Pejabat kementerian keuangan pun tidak leluasa mengabdi di KPK padahal keahlian dan kompetensinya sangat diperlukan. Contoh lain bisa dibuat berderet-deret, termasuk jika melihat lembaga lain yang memakai nama Komisi atau Dewan.
Sementara itu, model dikotomi ini justru memberi ruang yang terlalu besar bagi para Job Seeker dan kaum avounturir “berkuasa” di lembaga anti rasuah. Masuknya para Job Seeker dan Kaum Avounturir justru membuka deal-deal yang tidak sehat, termasuk membaurkan interest pribadi dan kelompok kedalam lembaga.
Untuk KPK sebaiknya pembatasan perwira aktif dan pejabat karir sipil ditiadakan saja, supaya keberadaan lembaga ini bisa berkembang dan berdaya guna karena diisi oleh sosok-sosok yang cemerlang dibidangnya. Kalau terus dibiarkan, tentu sangat mencemaskan bagi perkembangan peran lembaga-lembaga negara ke depan. Yang pasti, seyogianya mengikuti ketentuan kepantasan dan jenjang, sehingga di KPK inilah tempatnya sosok-sosok mumpuni berkarir menggunakan model rekrutment terbuka dan dilakukan dengan sistem kompetisi yang fair.

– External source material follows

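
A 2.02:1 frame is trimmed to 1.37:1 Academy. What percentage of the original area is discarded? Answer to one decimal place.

1.37:1 Academy is narrower than 2.02:1, so the crop keeps the full height and trims the width.
Fraction kept = (1.370)/(2.020) ≈ 67.82%, so 32.18% is lost.

32.2%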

Dalam konteks jenjang dan kepantasan, untuk posisi komisioner KPK dari unsur Polri aktif minimal haruslah perwira bintang dua, sehingga jika lolos seleksi dan terpilih menjadi ketua KPK, yang bersangkutan bisa dipromosikan menjadi bintang tiga tanpa harus mundur atau pensiun dini dari lembaga asalnya.
Menimbang kondisi dan faksionalisasi serta kepentingan nasional yang lebih besar, saatnya mempertimbangkan pemberian mandat kepemimpinan tertinggi KPK kepada perwira tinggi Polri yang memahami persoalan KPK. Dalam kondisi terkini menyosong revitalisasi kelembagaan, KPK membutuhkan sosok yang bisa menghapus hegemoni kelompok petualang, menumpas gerakan “negara dalam negara” serta ”penguasa-penguasa kecil“ seiring munculnya faksionalisasi dan ketidakpatuhan terhadap protokol lembaga negara, serta sosok yang mampu melaksanakan tugas baru KPK pasca revitalisasi.
Menyerahkan proses rekrutmen kepada mekanisme bebas, wajib hukumnya. Tapi memperjuangkan figur yang kepadanya bangsa ini berharap apa yang menjadi pemikiran mendasar bisa dilaksanakan, adalah sebuah keniscayaan. Artinya, dibutuhkan sosok yang membumi di KPK, dan memiliki visi melaksanakan tugas besar yang baru bagi KPK.
Jika merunut rekam jejak personalia yang ada, Deputi Penindakan yang sekarang, Irjen Pol Firli, patut dipertimbangkan menjadi salah satu nominator memimpin KPK ke depan. Tentu melalui prosedur yang sudah disepakati bersama, tidak boleh menyimpang dari aturan baku meniru pola rekrutmen BNPB (Badan Nasional Penanggulangan Bencana), yang memberi ruang perwira tinggi aktif memimpin lembaga tersebut.